The AI stocks that drove three consecutive years of outsized market gains have gone flat in 2026 while the energy sector is up nearly 30 percent, as the Iran war’s energy shock has forced a sector rotation that is rewriting the portfolio playbook investors relied on through 2024 and 2025.

Summary
  • The S&P 500 and Nasdaq are both roughly flat in 2026 after both indexes gained more than 40 percent in the prior two years, while energy stocks are up nearly 30 percent and consumer staples have risen more than 7 percent, with the Iran war driving oil above $100 and making energy the dominant return source in the market this year.
  • Investors are rotating out of AI infrastructure plays and into energy, defense, and dividend stocks, with Nvidia down approximately 17 percent from its highs and Palantir off more than 30 percent from its November peak, while Motley Fool analysis describes the shift as a “great rotation” that is likely temporary but has already lasted long enough to require genuine portfolio repositioning.
  • The same Iran war driving energy sector gains is also pressuring AI stocks through two channels: elevated oil keeps inflation high, which suppresses rate cut expectations and tightens the liquidity conditions that growth stocks require, and rising energy costs increase the operating expenses of the AI data centers that the sector’s capital spending programs depend on.

As Motley Fool’s April 13 analysis concluded, “it’s clear that the recipe that led to riches in 2024 and 2025 doesn’t work for 2026.” The piece identifies three factors investors need to hold simultaneously: maintain tech exposure for the eventual bounce, add energy and consumer diversification for current conditions, and accept that the AI infrastructure thesis has not changed even if the near-term stock performance has.
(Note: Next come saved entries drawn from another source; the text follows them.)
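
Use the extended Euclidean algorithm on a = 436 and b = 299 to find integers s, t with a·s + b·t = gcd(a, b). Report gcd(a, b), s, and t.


Euclidean algorithm on (436, 299) — divide until remainder is 0:
  436 = 1 · 299 + 137
  299 = 2 · 137 + 25
  137 = 5 · 25 + 12
  25 = 2 · 12 + 1
  12 = 12 · 1 + 0
gcd(436, 299) = 1.
Track Bezout coefficients alongside the remainders: start with r₀ = 436 = a·1 + b·0 (s = 1, t = 0) and r₁ = 299 = a·0 + b·1 (s = 0, t = 1); each new remainder r_{k+1} = r_{k-1} − q_k·r_k inherits s_{k+1} = s_{k-1} − q_k·s_k, t_{k+1} = t_{k-1} − q_k·t_k, so r_k = a·s_k + b·t_k at every step:
  q = 1: r = 137, s = 1 − 1·0 = 1, t = 0 − 1·1 = -1  (check: 436·1 + 299·(-1) = 137)
  q = 2: r = 25, s = 0 − 2·1 = -2, t = 1 − 2·(-1) = 3  (check: 436·(-2) + 299·3 = 25)
  q = 5: r = 12, s = 1 − 5·(-2) = 11, t = -1 − 5·3 = -16  (check: 436·11 + 299·(-16) = 12)
  q = 2: r = 1, s = -2 − 2·11 = -24, t = 3 − 2·(-16) = 35  (check: 436·(-24) + 299·35 = 1)
The row with r = 1 (the gcd) gives the Bezout coefficients s = -24, t = 35.
Result: 436 · (-24) + 299 · (35) = 1.

gcd(436, 299) = 1; s = -24, t = 35 (check: 436·(-24) + 299·35 = 1).


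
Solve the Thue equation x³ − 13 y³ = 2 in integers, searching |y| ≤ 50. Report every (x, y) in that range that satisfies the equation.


The equation is x³ - 13y³ = 2. For fixed y, x³ = 13·y³ + 2, so a solution requires the RHS to be a perfect cube.
Strategy: iterate y from -50 to 50, compute RHS = 13·y³ + 2, and check whether it is a (positive or negative) perfect cube.
Check small values of y:
  y = 0: RHS = 2 is not a perfect cube.
  y = 1: RHS = 15 is not a perfect cube.
  y = -1: RHS = -11 is not a perfect cube.
  y = 2: RHS = 106 is not a perfect cube.
  y = -2: RHS = -102 is not a perfect cube.
  y = 3: RHS = 353 is not a perfect cube.
  y = -3: RHS = -349 is not a perfect cube.
Continuing the search up to |y| = 50 finds no solutions either.
No (x, y) in the scanned range satisfies the equation.

No integer solutions with |y| ≤ 50.


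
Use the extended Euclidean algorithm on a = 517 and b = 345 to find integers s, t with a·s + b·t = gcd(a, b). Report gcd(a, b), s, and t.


Euclidean algorithm on (517, 345) — divide until remainder is 0:
  517 = 1 · 345 + 172
  345 = 2 · 172 + 1
  172 = 172 · 1 + 0
gcd(517, 345) = 1.
Track Bezout coefficients alongside the remainders: start with r₀ = 517 = a·1 + b·0 (s = 1, t = 0) and r₁ = 345 = a·0 + b·1 (s = 0, t = 1); each new remainder r_{k+1} = r_{k-1} − q_k·r_k inherits s_{k+1} = s_{k-1} − q_k·s_k, t_{k+1} = t_{k-1} − q_k·t_k, so r_k = a·s_k + b·t_k at every step:
  q = 1: r = 172, s = 1 − 1·0 = 1, t = 0 − 1·1 = -1  (check: 517·1 + 345·(-1) = 172)
  q = 2: r = 1, s = 0 − 2·1 = -2, t = 1 − 2·(-1) = 3  (check: 517·(-2) + 345·3 = 1)
The row with r = 1 (the gcd) gives the Bezout coefficients s = -2, t = 3.
Result: 517 · (-2) + 345 · (3) = 1.

gcd(517, 345) = 1; s = -2, t = 3 (check: 517·(-2) + 345·3 = 1).


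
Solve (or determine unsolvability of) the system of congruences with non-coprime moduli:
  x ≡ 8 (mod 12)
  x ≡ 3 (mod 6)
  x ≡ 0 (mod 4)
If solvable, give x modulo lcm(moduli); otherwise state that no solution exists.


Moduli 12, 6, 4 are not pairwise coprime, so CRT works modulo lcm(m_i) when all pairwise compatibility conditions hold.
Pairwise compatibility: gcd(m_i, m_j) must divide a_i - a_j for every pair.
Merge one congruence at a time:
  Start: x ≡ 8 (mod 12).
  Combine with x ≡ 3 (mod 6): gcd(12, 6) = 6, and 3 - 8 = -5 is NOT divisible by 6.
    ⇒ system is inconsistent (no integer solution).

No solution (the system is inconsistent).


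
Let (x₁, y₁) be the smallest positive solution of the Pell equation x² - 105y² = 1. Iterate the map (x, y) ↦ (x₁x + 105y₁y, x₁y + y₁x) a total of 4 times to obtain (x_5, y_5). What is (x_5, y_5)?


Step 1: Find the fundamental solution (x₁, y₁) of x² - 105y² = 1.
  Expand √105 as a continued fraction. a₀ = ⌊√105⌋ = 10; iterate m_{k+1} = d_k·a_k − m_k, d_{k+1} = (105 − m_{k+1}²)/d_k, a_{k+1} = ⌊(a₀ + m_{k+1})/d_{k+1}⌋ (starting m₀ = 0, d₀ = 1), with convergents p_k = a_k·p_{k-1} + p_{k-2}, q_k = a_k·q_{k-1} + q_{k-2} (p₋₁ = 1, q₋₁ = 0):
  k = 0: a₀ = 10; p₀/q₀ = 10/1; p₀² − 105·q₀² = 100 − 105 = -5.
  k = 1: m = 10, d = 5, a = ⌊(10 + 10)/5⌋ = 4; p/q = (4·10 + 1)/(4·1 + 0) = 41/4; p² − 105·q² = 1681 − 1680 = 1.
  The first convergent with p² − 105·q² = 1 gives the fundamental solution (x₁, y₁) = (41, 4).
Step 2: Apply the recurrence (x_{n+1}, y_{n+1}) = (x₁x_n + 105y₁y_n, x₁y_n + y₁x_n) repeatedly.
  From (x_1, y_1) = (41, 4): x_2 = 41·41 + 105·4·4 = 3361; y_2 = 41·4 + 4·41 = 328.
  From (x_2, y_2) = (3361, 328): x_3 = 41·3361 + 105·4·328 = 275561; y_3 = 41·328 + 4·3361 = 26892.
  From (x_3, y_3) = (275561, 26892): x_4 = 41·275561 + 105·4·26892 = 22592641; y_4 = 41·26892 + 4·275561 = 2204816.
  From (x_4, y_4) = (22592641, 2204816): x_5 = 41·22592641 + 105·4·2204816 = 1852321001; y_5 = 41·2204816 + 4·22592641 = 180768020.
Step 3: Verify x_5² - 105·y_5² = 3431093090745642001 - 3431093090745642000 = 1 (should be 1). ✓

(x_1, y_1) = (41, 4); (x_5, y_5) = (1852321001, 180768020).


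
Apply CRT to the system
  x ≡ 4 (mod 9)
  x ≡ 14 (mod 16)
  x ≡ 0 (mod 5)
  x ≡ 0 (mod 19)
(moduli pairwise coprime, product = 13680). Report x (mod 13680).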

The International Energy Agency projects that AI data center electricity consumption will grow 15 percent per year through 2030, more than four times faster than total electricity demand, meaning energy and AI are structurally linked even as they trade in opposite directions right now.
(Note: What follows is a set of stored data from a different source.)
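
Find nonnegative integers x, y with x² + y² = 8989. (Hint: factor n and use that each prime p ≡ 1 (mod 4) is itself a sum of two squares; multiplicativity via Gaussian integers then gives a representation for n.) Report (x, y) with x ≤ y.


Step 1: Factor n = 8989 = 89 · 101.
Step 2: Check the mod-4 condition on each prime factor: 89 ≡ 1 (mod 4), exponent 1; 101 ≡ 1 (mod 4), exponent 1.
All primes ≡ 3 (mod 4) appear to even exponent (or don't appear), so by the two-squares theorem n IS expressible as a sum of two squares.
Step 3: Build a representation. Here n = 89 · 101 is a product of primes ≡ 1 (mod 4). Each prime p ≡ 1 (mod 4) is itself a sum of two squares; find a² by testing p − a² for a perfect square:
  89: 89 − 1² = 88, 89 − 2² = 85, 89 − 3² = 80, 89 − 4² = 73, 89 − 5² = 64 = 8² ⇒ 89 = 5² + 8².
  101: 101 − 1² = 100 = 10² ⇒ 101 = 1² + 10².
  Combine using the Brahmagupta–Fibonacci identity (a² + b²)(c² + d²) = (ac − bd)² + (ad + bc)² = (ac + bd)² + (ad − bc)²:
  89 · 101 = 8989: from (5² + 8²)(1² + 10²), take (5·1 − 8·10, 5·10 + 8·1) = (5 − 80, 50 + 8) = (-75, 58); dropping signs (only squares matter) gives (75, 58); check 75² + 58² = 5625 + 3364 = 8989 ✓.
Step 4: Order so x ≤ y and verify: 58² + 75² = 3364 + 5625 = 8989 = n. ✓

n = 8989 = 58² + 75² (one valid representation with x ≤ y).


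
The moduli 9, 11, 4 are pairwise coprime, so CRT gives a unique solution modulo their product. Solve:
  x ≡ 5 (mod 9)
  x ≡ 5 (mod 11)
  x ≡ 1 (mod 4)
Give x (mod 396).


Moduli 9, 11, 4 are pairwise coprime; by CRT there is a unique solution modulo M = 9 · 11 · 4 = 396.
Solve pairwise, accumulating the modulus:
  Start with x ≡ 5 (mod 9).
  Combine with x ≡ 5 (mod 11): since gcd(9, 11) = 1, we get a unique residue mod 99.
    Write x = 5 + 9·t and substitute into x ≡ 5 (mod 11): 9·t ≡ 5 − 5 = 0 (mod 11).
    The inverse of 9 mod 11 is 5 (since 9·5 = 45 = 4·11 + 1), so t ≡ 5·0 = 0 ≡ 0 (mod 11).
    Then x = 5 + 9·0 = 5, valid modulo lcm(9, 11) = 99: x ≡ 5 (mod 99).
  Combine with x ≡ 1 (mod 4): since gcd(99, 4) = 1, we get a unique residue mod 396.
    Write x = 5 + 99·t and substitute into x ≡ 1 (mod 4): 99·t ≡ 1 − 5 = -4 (mod 4).
    Reduce coefficients mod 4: 3·t ≡ 0 (mod 4).
    The inverse of 3 mod 4 is 3 (since 3·3 = 9 = 2·4 + 1), so t ≡ 3·0 = 0 ≡ 0 (mod 4).
    Then x = 5 + 99·0 = 5, valid modulo lcm(99, 4) = 396: x ≡ 5 (mod 396).
Verify: 5 mod 9 = 5 ✓, 5 mod 11 = 5 ✓, 5 mod 4 = 1 ✓.

x ≡ 5 (mod 396).


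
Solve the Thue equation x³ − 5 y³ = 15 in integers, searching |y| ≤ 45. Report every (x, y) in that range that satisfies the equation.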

AI Stocks: Why the Rotation Into Energy Is Logical Rather Than Permanent

The Iran war has done something that valuation concerns and ROI skepticism could not accomplish on their own: it gave investors a near-term alternative to AI stocks with real upside. Energy stocks do not require a multi-year payoff thesis. They produce higher earnings directly when oil prices rise, making them straightforward beneficiaries of the exact macro environment that is suppressing growth stock valuations. The rotation is rational given the current conditions, but it is also inherently self-limiting. The war will end. Oil will come down. When it does, the liquidity conditions that support growth stocks return with it, and the earnings growth projections that made AI infrastructure plays attractive in 2024 will not have changed.
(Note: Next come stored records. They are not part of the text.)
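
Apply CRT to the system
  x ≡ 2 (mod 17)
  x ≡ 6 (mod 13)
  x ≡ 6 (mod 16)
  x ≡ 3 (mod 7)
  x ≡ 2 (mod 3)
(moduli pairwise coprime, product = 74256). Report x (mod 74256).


Product of moduli M = 17 · 13 · 16 · 7 · 3 = 74256.
Merge one congruence at a time:
  Start: x ≡ 2 (mod 17).
  Combine with x ≡ 6 (mod 13); new modulus lcm = 221.
    Write x = 2 + 17·t and substitute into x ≡ 6 (mod 13): 17·t ≡ 6 − 2 = 4 (mod 13).
    Reduce coefficients mod 13: 4·t ≡ 4 (mod 13).
    The inverse of 4 mod 13 is 10 (since 4·10 = 40 = 3·13 + 1), so t ≡ 10·4 = 40 ≡ 1 (mod 13).
    Then x = 2 + 17·1 = 19, valid modulo lcm(17, 13) = 221: x ≡ 19 (mod 221).
  Combine with x ≡ 6 (mod 16); new modulus lcm = 3536.
    Write x = 19 + 221·t and substitute into x ≡ 6 (mod 16): 221·t ≡ 6 − 19 = -13 (mod 16).
    Reduce coefficients mod 16: 13·t ≡ 3 (mod 16).
    The inverse of 13 mod 16 is 5 (since 13·5 = 65 = 4·16 + 1), so t ≡ 5·3 = 15 ≡ 15 (mod 16).
    Then x = 19 + 221·15 = 3334, valid modulo lcm(221, 16) = 3536: x ≡ 3334 (mod 3536).
  Combine with x ≡ 3 (mod 7); new modulus lcm = 24752.
    Write x = 3334 + 3536·t and substitute into x ≡ 3 (mod 7): 3536·t ≡ 3 − 3334 = -3331 (mod 7).
    Reduce coefficients mod 7: 1·t ≡ 1 (mod 7).
    So t ≡ 1 (mod 7).
    Then x = 3334 + 3536·1 = 6870, valid modulo lcm(3536, 7) = 24752: x ≡ 6870 (mod 24752).
  Combine with x ≡ 2 (mod 3); new modulus lcm = 74256.
    Write x = 6870 + 24752·t and substitute into x ≡ 2 (mod 3): 24752·t ≡ 2 − 6870 = -6868 (mod 3).
    Reduce coefficients mod 3: 2·t ≡ 2 (mod 3).
    The inverse of 2 mod 3 is 2 (since 2·2 = 4 = 1·3 + 1), so t ≡ 2·2 = 4 ≡ 1 (mod 3).
    Then x = 6870 + 24752·1 = 31622, valid modulo lcm(24752, 3) = 74256: x ≡ 31622 (mod 74256).
Verify against each original: 31622 mod 17 = 2, 31622 mod 13 = 6, 31622 mod 16 = 6, 31622 mod 7 = 3, 31622 mod 3 = 2.

x ≡ 31622 (mod 74256).


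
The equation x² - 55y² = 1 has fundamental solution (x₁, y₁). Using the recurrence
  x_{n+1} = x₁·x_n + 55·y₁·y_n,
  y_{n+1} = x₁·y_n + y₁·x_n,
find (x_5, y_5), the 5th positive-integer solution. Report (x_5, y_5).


Step 1: Find the fundamental solution (x₁, y₁) of x² - 55y² = 1.
  Expand √55 as a continued fraction. a₀ = ⌊√55⌋ = 7; iterate m_{k+1} = d_k·a_k − m_k, d_{k+1} = (55 − m_{k+1}²)/d_k, a_{k+1} = ⌊(a₀ + m_{k+1})/d_{k+1}⌋ (starting m₀ = 0, d₀ = 1), with convergents p_k = a_k·p_{k-1} + p_{k-2}, q_k = a_k·q_{k-1} + q_{k-2} (p₋₁ = 1, q₋₁ = 0):
  k = 0: a₀ = 7; p₀/q₀ = 7/1; p₀² − 55·q₀² = 49 − 55 = -6.
  k = 1: m = 7, d = 6, a = ⌊(7 + 7)/6⌋ = 2; p/q = (2·7 + 1)/(2·1 + 0) = 15/2; p² − 55·q² = 225 − 220 = 5.
  k = 2: m = 5, d = 5, a = ⌊(7 + 5)/5⌋ = 2; p/q = (2·15 + 7)/(2·2 + 1) = 37/5; p² − 55·q² = 1369 − 1375 = -6.
  k = 3: m = 5, d = 6, a = ⌊(7 + 5)/6⌋ = 2; p/q = (2·37 + 15)/(2·5 + 2) = 89/12; p² − 55·q² = 7921 − 7920 = 1.
  The first convergent with p² − 55·q² = 1 gives the fundamental solution (x₁, y₁) = (89, 12).
Step 2: Apply the recurrence (x_{n+1}, y_{n+1}) = (x₁x_n + 55y₁y_n, x₁y_n + y₁x_n) repeatedly.
  From (x_1, y_1) = (89, 12): x_2 = 89·89 + 55·12·12 = 15841; y_2 = 89·12 + 12·89 = 2136.
  From (x_2, y_2) = (15841, 2136): x_3 = 89·15841 + 55·12·2136 = 2819609; y_3 = 89·2136 + 12·15841 = 380196.
  From (x_3, y_3) = (2819609, 380196): x_4 = 89·2819609 + 55·12·380196 = 501874561; y_4 = 89·380196 + 12·2819609 = 67672752.
  From (x_4, y_4) = (501874561, 67672752): x_5 = 89·501874561 + 55·12·67672752 = 89330852249; y_5 = 89·67672752 + 12·501874561 = 12045369660.
Step 3: Verify x_5² - 55·y_5² = 7980001163532668358001 - 7980001163532668358000 = 1 (should be 1). ✓

(x_1, y_1) = (89, 12); (x_5, y_5) = (89330852249, 12045369660).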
What the Energy Surge Means for Crypto Markets

The energy sector’s 30 percent gain in 2026 is directly tied to the same oil shock that has been the primary bitcoin macro headwind since February. Bitcoin has traded as a high-beta risk asset through the entire Iran conflict, selling when oil spikes and recovering on ceasefire news. The pattern shows an 85 percent correlation between bitcoin and the Nasdaq during energy price surges, meaning the same macro conditions suppressing AI stocks are also suppressing crypto.

What Investors Are Watching for a Signal to Rotate Back

The signals that would reverse the rotation are the same ones the crypto market is watching: ceasefire extension or war resolution, oil back below $90, and a Fed that can credibly discuss rate cuts again. Motley Fool’s analysis notes that technology is “too important a sector to be down for the long term” and that pulling money out of tech entirely means forfeiting the eventual bounce, which has historically been sharp after extended underperformance driven by external macro shocks rather than deteriorating fundamentals.